This repository contains a Jupyter Notebook for our final project in a machine learning course. The project aims to predict cardiovascular disease using the Framingham Heart Study dataset. We explored various machine learning algorithms and preprocessing techniques to find the most effective method for accurate predictions.
We utilized the Framingham Heart Study dataset available on Kaggle. The dataset includes various health-related features to predict the risk of cardiovascular disease.
Our project focuses on comparing the performance of different machine learning models under various data splitting, imbalance handling, and hyperparameter tuning scenarios. The scenarios include:
- Data Splitting Ratios: 1:9, 2:8, and 3:7 proportions for testing and training data.
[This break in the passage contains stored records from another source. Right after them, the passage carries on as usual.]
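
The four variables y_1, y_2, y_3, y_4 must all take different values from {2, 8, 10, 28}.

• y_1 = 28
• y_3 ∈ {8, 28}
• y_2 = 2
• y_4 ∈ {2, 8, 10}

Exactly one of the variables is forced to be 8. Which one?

y_3

y_1 must be 28 (only option left). Remove 28 from y_3.
So 8 goes to y_3.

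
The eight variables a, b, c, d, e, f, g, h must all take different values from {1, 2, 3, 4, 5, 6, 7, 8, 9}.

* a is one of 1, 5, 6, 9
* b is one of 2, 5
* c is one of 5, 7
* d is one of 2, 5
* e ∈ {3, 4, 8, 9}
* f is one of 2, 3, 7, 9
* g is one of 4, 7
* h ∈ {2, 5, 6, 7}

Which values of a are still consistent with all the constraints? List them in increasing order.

1, 9

b and d between them cover only {2, 5} — a naked pair. Remove those values from a, c, f, h.
c has just one choice, so c = 7. Remove 7 from f, g, h.
g has just one choice, so g = 4. Remove 4 from e.
h has just one choice, so h = 6. Strike 6 from a.
No further eliminations apply; a can still be any of 1, 9.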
- Imbalance Handling Techniques:
- Imbalanced Data (original dataset)
- Undersampling
- Oversampling using SMOTE
- Hyperparameter Tuning: Testing models with and without hyperparameter tuning.
- Machine Learning Algorithms:
- Decision Tree
- Random Forest
- k-Nearest Neighbor (k-NN)
- Extreme Gradient Boosting (XGBoost)
- Support Vector Machines (SVM)
The main findings from our experiments are as follows:
- Optimal Preprocessing: The best preprocessing technique for this dataset was oversampling using SMOTE, which effectively handled class imbalance.
- Best Model: The Random Forest algorithm provided the highest accuracy for cardiovascular disease prediction when using SMOTE, a 9:1 training/testing data split, and hyperparameter tuning.
- Impact of Hyperparameter Tuning: Hyperparameter tuning significantly improved model performance in most cases. However, the impact varied across different scenarios, with some scenarios showing improvements, declines, or no change in performance.
Our study demonstrates that careful preprocessing and hyperparameter tuning are crucial for optimizing machine learning models in predicting cardiovascular disease. The Random Forest algorithm, in particular, showed superior performance under the tested conditions.